To me this is one of the clearest advantages available when extracting functions. The problem though, is when this effect leads us to having long argument lists in our newly extracted functions. In the snippet above, testdoubleDescription
is the worst offender with three arguments. In cases where argument lists become unwieldy, I’d consider introducing a parameter object (this also creates a name for the grouping of variables, which is sometimes a huge win).
There is now a new naming pattern
After extracting all of testdoubleDescription
, stubbingDescription
and callDescription
, even if we hadn’t named them all similarly, it’d be a good idea to question whether we should. Since all three functions were born out of the same original function, chances are pretty good they’ve got some things in common, and that should be reflected in their names.

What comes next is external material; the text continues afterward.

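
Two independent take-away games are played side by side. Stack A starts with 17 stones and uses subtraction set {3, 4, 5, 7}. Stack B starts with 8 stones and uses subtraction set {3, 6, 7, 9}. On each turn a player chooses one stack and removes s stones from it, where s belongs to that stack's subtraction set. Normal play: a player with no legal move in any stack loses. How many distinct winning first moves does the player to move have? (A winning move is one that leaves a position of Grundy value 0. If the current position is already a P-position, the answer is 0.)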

We could also consider extracting a new class here to contain these functions as a way to quickly show readers of the code that these functions are related.
Final thoughts
I’d say that by far most of the time and in most software systems it’s best to extract functions liberally. That said, I’ve tried to stay somewhat neutral about the pros and cons of this refactoring in the above descriptions. Knowing about as many effects as possible of the changes you’re making to a system and weighing the benefits and drawbacks is a big part of what separates the novice developers from the good ones. Great developers will consider several different possible functions to extract before settling on the one that they think best balances all the effects of their changes.
If you made it this far, thanks for reading.
Good luck, and happy refactoring.